Identität stiften

Diversity ist das Zauberwort aktueller Managementliteratur. Bei aller Wertschätzung der persönlichen Vielfalt und Unterschiedlichkeit der Mitarbeiter darf die Identität des Unternehmens aber nicht zu kurz kommen.

Identität stiften

Diversity ist das Zauberwort aktueller Managementliteratur. Bei aller Wertschätzung der persönlichen Vielfalt und Unterschiedlichkeit der Mitarbeiter darf die Identität des Unternehmens aber nicht zu kurz kommen.

 

Mittelständische Unternehmen stehen vor der Herausforderung, die gelebte Vielfalt im eigenen Hause zu organisieren.

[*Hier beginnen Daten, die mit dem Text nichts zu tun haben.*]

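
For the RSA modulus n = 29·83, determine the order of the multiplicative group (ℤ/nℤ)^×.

2296

For distinct primes, φ(pq) = (p−1)(q−1) = 28 × 82 = 2296.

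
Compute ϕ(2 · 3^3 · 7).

φ(378) = 378 · (1 − 1/2) · (1 − 1/3) · (1 − 1/7)
       = 378 · 12/42 = 108.

108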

Viele unterschiedliche Unternehmenszweige, Abteilungen, Kulturen und Arbeitsphilosophien bedeuten immer auch: viele verschiedene Stimmen in der Mannschaft. Wer hier nur nach dem Trainer ruft, der alle „auf eine Linie bringt“, unterschätzt die kreative Kraft, die einem solch kunterbunten Team innewohnt. Es ist ein schmaler Grat zwischen persönlicher Entfaltung und außer Kontrolle geratenen Zentrifugalkräften. Es gilt, die schöpferische Energie der Vielfalt zu erkennen und systematisch zu nutzen – für sich und für das Wohl des ganzen Unternehmens.

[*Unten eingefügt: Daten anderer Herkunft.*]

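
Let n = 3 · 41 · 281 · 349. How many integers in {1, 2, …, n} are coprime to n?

7795200

φ(3) = 3 − 1 = 2.
φ(41) = 41 − 1 = 40.
φ(281) = 281 − 1 = 280.
φ(349) = 349 − 1 = 348.
φ(12062487) = 2 × 40 × 280 × 348 = 7795200.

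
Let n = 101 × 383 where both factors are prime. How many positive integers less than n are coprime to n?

φ(pq) = (p−1)(q−1) = 100 · 382 = 38200.

38200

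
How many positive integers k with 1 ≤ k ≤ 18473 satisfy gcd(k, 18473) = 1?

14112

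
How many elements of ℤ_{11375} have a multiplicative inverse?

7200

Factor 11375: 11375 = 5**3 × 7 × 13.
φ(5^3) = 5^2·(5−1) = 25·4 = 100.
φ(7) = 7 − 1 = 6.
φ(13) = 13 − 1 = 12.
Since φ is multiplicative, φ(11375) = 100 · 6 · 12 = 7200.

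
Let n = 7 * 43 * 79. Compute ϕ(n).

19656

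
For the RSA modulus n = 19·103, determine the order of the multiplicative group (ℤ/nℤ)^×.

1836

For distinct primes, φ(pq) = (p−1)(q−1) = 18 × 102 = 1836.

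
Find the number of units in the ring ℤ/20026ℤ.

8640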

Ein Aspekt ist dabei entscheidend: Der Wunsch der Mitarbeiter nach einer klaren Identität wird in diesem Zusammenhang stärker denn je eingefordert. Wofür der einzelne steht, weiß er meist – doch wofür steht das Unternehmen eigentlich? Das implizite Selbstverständnis eines mittelständischen, häufig zentral geführten Unternehmens, wird heutzutage nicht mehr automatisch auf die neuen Mitarbeiter übertragen. Starke Persönlichkeiten prägen das Unternehmen mehr als das Unternehmen sie.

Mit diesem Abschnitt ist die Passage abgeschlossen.